There is hope that the conservative-majority Supreme Court will overturn Roe v. Wade, the landmark 1973 Supreme Court ruling that legalized abortion through all nine months of pregnancy.
Ellie Rushforth, an attorney for the American Civil Liberties Union of New Mexico, said in a New Mexico Political Report interview that the court is likely to hear oral arguments close to December. A decision is expected in 2022.
In Cameron v. EMW Women’s Surgical Center, P.S.C., the Supreme Court will decide whether Kentucky Attorney General Daniel Cameron may intervene to defend a state law banning D&E abortion procedures. EMW Women’s Surgical Center, the only licensed outpatient abortion facility in Kentucky, challenged the constitutionality of the law in U.S. district court, which ruled in the abortion facility’s favor.
On appeal, the attorney general asked the U.S. Court of Appeals for the 6th Circuit if he could join the case to defend the law. The court rejected the request, and affirmed the district court’s ruling. He has appealed to the Supreme Court to allow him to relitigate the case. The court will hear oral arguments on October 12.
Dignity Health v. Minton involves a transgender man who sought a hysterectomy at Dignity Health, a Catholic hospital, but was denied on the basis of faith principles. The hospital does not commit abortions, sterilizations, or euthanasia because these procedures violate Catholic moral teaching. The Court of Appeals ruled that under California law, this can constitute illegal discrimination. Dignity Health is asking the Supreme Court to consider whether the hospital’s actions are protected under the First Amendment right to free exercise of religion.

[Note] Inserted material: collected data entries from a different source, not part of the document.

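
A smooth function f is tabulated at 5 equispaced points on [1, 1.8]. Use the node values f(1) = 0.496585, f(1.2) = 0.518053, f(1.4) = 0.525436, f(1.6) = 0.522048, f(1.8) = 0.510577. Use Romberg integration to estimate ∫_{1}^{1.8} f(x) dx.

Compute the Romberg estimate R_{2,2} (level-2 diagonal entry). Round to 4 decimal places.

R_{0,0} (trapezoid, 1 panel, h=0.8000): 0.402865
R_{1,0} (trapezoid, 2 panels, h=0.4000): 0.411607
R_{2,0} (trapezoid, 4 panels, h=0.2000): 0.413824
R_{1,1} = 0.411607 + (0.411607 − 0.402865)/3 = 0.414521
R_{2,1} = 0.413824 + (0.413824 − 0.411607)/3 = 0.414563
R_{2,2} = 0.414563 + (0.414563 − 0.414521)/15 = 0.414566

0.4146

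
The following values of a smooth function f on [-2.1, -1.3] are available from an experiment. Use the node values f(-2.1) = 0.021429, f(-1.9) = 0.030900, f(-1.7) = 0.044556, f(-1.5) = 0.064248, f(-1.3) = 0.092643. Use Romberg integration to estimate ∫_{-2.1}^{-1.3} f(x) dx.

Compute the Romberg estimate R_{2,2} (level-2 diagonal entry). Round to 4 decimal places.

0.0389

R_{0,0} (trapezoid, 1 panel, h=0.8000): 0.045629
R_{1,0} (trapezoid, 2 panels, h=0.4000): 0.040637
R_{2,0} (trapezoid, 4 panels, h=0.2000): 0.039348
R_{1,1} = 0.040637 + (0.040637 − 0.045629)/3 = 0.038973
R_{2,1} = 0.039348 + (0.039348 − 0.040637)/3 = 0.038918
R_{2,2} = 0.038918 + (0.038918 − 0.038973)/15 = 0.038914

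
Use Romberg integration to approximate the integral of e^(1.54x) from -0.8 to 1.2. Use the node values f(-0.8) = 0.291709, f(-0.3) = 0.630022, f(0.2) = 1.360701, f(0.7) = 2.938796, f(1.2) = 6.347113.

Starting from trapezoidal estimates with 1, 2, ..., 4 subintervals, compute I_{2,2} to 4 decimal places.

I_{0,0} (trapezoid, 1 panel, h=2.0000): 6.638822
I_{1,0} (trapezoid, 2 panels, h=1.0000): 4.680112
I_{2,0} (trapezoid, 4 panels, h=0.5000): 4.124465
I_{1,1} = 4.680112 + (4.680112 − 6.638822)/3 = 4.027209
I_{2,1} = 4.124465 + (4.124465 − 4.680112)/3 = 3.939249
I_{2,2} = 3.939249 + (3.939249 − 4.027209)/15 = 3.933385

3.9334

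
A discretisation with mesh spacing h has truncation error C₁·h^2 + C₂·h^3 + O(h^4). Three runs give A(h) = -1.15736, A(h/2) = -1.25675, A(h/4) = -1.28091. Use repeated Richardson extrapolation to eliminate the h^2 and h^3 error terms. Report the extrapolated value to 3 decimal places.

First eliminate the h^2 term (factor 2^2 = 4):
  B₁ = (4·(-1.25675) − (-1.15736))/3 = -1.28988
  B₂ = (4·(-1.28091) − (-1.25675))/3 = -1.28896
Then eliminate the h^3 term (factor 2^3 = 8):
  (8·(-1.28896) − (-1.28988))/7 = -1.28883

-1.289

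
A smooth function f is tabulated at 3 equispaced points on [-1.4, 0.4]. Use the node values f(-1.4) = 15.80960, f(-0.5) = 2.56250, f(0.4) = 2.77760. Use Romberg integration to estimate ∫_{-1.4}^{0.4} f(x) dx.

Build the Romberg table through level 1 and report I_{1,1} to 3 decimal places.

8.651

I_{0,0} (trapezoid, 1 panel, h=1.8000): 16.72848
I_{1,0} (trapezoid, 2 panels, h=0.9000): 10.67049
I_{1,1} = 10.67049 + (10.67049 − 16.72848)/3 = 8.65116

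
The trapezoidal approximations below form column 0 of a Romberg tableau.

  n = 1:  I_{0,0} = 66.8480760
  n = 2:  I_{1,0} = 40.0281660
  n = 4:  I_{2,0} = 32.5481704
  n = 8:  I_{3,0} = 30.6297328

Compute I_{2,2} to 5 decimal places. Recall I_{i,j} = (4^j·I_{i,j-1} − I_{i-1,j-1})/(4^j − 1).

29.98595

I_{1,1} = 40.0281660 + (40.0281660 − 66.8480760)/3 = 31.0881960
I_{2,1} = (4·32.5481704 − 40.0281660) / 3 = 30.0548385
I_{2,2} = 30.0548385 + (30.0548385 − 31.0881960)/15 = 29.9859480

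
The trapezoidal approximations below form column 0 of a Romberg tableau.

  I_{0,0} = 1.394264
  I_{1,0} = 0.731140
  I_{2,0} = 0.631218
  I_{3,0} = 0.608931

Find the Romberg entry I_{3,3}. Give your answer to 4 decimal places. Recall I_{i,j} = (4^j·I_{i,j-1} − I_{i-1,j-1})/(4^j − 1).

Richardson extrapolation on the trapezoidal column (denominator 4−1=3):
I_{1,1} = (4·0.731140 − 1.394264) / 3 = 0.510099
I_{2,1} = 0.631218 + (0.631218 − 0.731140)/3 = 0.597911
I_{3,1} = (4·0.608931 − 0.631218) / 3 = 0.601502
I_{2,2} = (16·0.597911 − 0.510099) / 15 = 0.603765
I_{3,2} = (16·0.601502 − 0.597911) / 15 = 0.601741
I_{3,3} = (64·0.601741 − 0.603765) / 63 = 0.601709

0.6017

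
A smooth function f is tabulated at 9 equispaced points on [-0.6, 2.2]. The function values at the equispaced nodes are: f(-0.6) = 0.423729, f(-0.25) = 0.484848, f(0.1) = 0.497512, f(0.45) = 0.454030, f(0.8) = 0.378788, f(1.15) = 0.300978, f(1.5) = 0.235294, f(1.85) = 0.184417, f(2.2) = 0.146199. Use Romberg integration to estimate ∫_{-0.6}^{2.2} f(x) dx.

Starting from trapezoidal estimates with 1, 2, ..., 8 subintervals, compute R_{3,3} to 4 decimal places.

R_{0,0} (trapezoid, 1 panel, h=2.8000): 0.797899
R_{1,0} (trapezoid, 2 panels, h=1.4000): 0.929253
R_{2,0} (trapezoid, 4 panels, h=0.7000): 0.977591
R_{3,0} (trapezoid, 8 panels, h=0.3500): 0.987291
R_{1,1} = 0.929253 + (0.929253 − 0.797899)/3 = 0.973038
R_{2,1} = 0.977591 + (0.977591 − 0.929253)/3 = 0.993704
R_{3,1} = 0.987291 + (0.987291 − 0.977591)/3 = 0.990524
R_{2,2} = 0.993704 + (0.993704 − 0.973038)/15 = 0.995082
R_{3,2} = 0.990524 + (0.990524 − 0.993704)/15 = 0.990312
R_{3,3} = 0.990312 + (0.990312 − 0.995082)/63 = 0.990236

0.9902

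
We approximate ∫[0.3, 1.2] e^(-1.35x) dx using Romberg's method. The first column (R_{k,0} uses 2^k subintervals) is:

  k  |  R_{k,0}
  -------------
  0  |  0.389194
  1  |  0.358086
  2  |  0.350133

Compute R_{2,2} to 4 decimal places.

0.3475

R_{1,1} = 0.358086 + (0.358086 − 0.389194)/3 = 0.347717
R_{2,1} = 0.350133 + (0.350133 − 0.358086)/3 = 0.347482
R_{2,2} = 0.347482 + (0.347482 − 0.347717)/15 = 0.347466
(Column j=1 coincides with Simpson's rule on the same nodes.)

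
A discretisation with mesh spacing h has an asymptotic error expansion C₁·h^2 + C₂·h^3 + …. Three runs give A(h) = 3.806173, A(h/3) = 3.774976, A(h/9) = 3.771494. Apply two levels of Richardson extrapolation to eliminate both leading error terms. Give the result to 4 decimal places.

First eliminate the h^2 term (factor 3^2 = 9):
  B₁ = (9·3.774976 − 3.806173)/8 = 3.771076
  B₂ = (9·3.771494 − 3.774976)/8 = 3.771059
Then eliminate the h^3 term (factor 3^3 = 27):
  (27·3.771059 − 3.771076)/26 = 3.771058

3.7711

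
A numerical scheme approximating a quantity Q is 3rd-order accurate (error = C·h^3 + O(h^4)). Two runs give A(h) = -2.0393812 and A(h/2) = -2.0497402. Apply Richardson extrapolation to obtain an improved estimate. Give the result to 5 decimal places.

The leading error scales as h^3; refining by a factor of 2 reduces it by 2^3 = 8.
Extrapolated value = (8·A(h/2) − A(h)) / (8 − 1)
= (8·(-2.0497402) − (-2.0393812)) / 7
= -14.3585404 / 7 = -2.0512201

-2.05122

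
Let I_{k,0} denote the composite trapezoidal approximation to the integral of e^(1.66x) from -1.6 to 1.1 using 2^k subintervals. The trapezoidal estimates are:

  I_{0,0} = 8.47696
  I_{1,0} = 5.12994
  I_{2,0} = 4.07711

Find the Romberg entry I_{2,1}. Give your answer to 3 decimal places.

Richardson extrapolation on the trapezoidal column (denominator 4−1=3):
I_{2,1} = (4·4.07711 − 5.12994) / 3 = 3.72617

3.726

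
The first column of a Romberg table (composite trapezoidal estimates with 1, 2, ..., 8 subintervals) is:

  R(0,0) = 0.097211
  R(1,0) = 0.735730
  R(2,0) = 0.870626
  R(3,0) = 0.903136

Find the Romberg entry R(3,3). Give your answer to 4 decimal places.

Richardson extrapolation on the trapezoidal column (denominator 4−1=3):
R(1,1) = (4·0.735730 − 0.097211) / 3 = 0.948570
R(2,1) = (4·0.870626 − 0.735730) / 3 = 0.915591
R(3,1) = 0.903136 + (0.903136 − 0.870626)/3 = 0.913973
R(2,2) = (16·0.915591 − 0.948570) / 15 = 0.913392
R(3,2) = 0.913973 + (0.913973 − 0.915591)/15 = 0.913865
R(3,3) = (64·0.913865 − 0.913392) / 63 = 0.913873

0.9139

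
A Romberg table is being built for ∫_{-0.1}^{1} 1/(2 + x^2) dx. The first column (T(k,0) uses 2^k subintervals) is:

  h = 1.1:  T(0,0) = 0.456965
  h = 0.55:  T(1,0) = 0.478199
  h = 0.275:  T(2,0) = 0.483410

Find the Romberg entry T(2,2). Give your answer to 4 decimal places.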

Although not abortion-related, the case raises an important question: If Catholic hospitals can be required to remove a healthy organ, thereby sterilizing a patient, can they also be compelled to commit abortion or euthanasia?
Schmitt v. Planned Parenthood of the St. Louis Region, Inc. will be reviewed during the Supreme Court annual long conference on September 27, dealing with a law overturned by the Eighth Circuit Court of Appeals. The law would have restricted abortions after eight weeks, and in the case of a prenatal Down syndrome diagnosis. The petition asks the Supreme Court to overturn lower court rulings that found the ban on discriminatory abortions unconstitutional.
With Rutledge v. Little Rock Family Planning Services, Arkansas is asking the Supreme Court to review an Eighth Circuit decision that held the Constitution guarantees a right to abort children for Down syndrome. In a press release, Attorney General Leslie Rutledge called the lower court rulings erroneous, and asked them to be overturned.
In Roman Catholic Diocese of Albany v. Lacewell, the dioceses of Albany and Ogdensburg in New York, along with several faith-based groups, are asking the Supreme Court to hear their case against New York’s abortion coverage mandate, which requires employers to cover abortions in their employee health insurance plans. They say the mandate violates their freedom of religion under the First Amendment.
Box v. Planned Parenthood of Indiana and Kentucky Inc. involves a 2017 Indiana abortion law that would have required parental notification before undergoing an abortion. One of the questions involved in the case is whether parental notification laws in minor abortion cases should include exceptions for “mature minors.” The 7th Circuit ruled the law was unconstitutional, and the court of appeals will now reconsider this case, in light of June Medical Services v. Russo, which struck down a Louisiana law requiring abortionists to hold admitting privileges at a nearby hospital. A date for oral arguments has not been announced.
These cases serve as an important reminder that Americans are beginning to see preborn children as human beings worthy of protection under the law.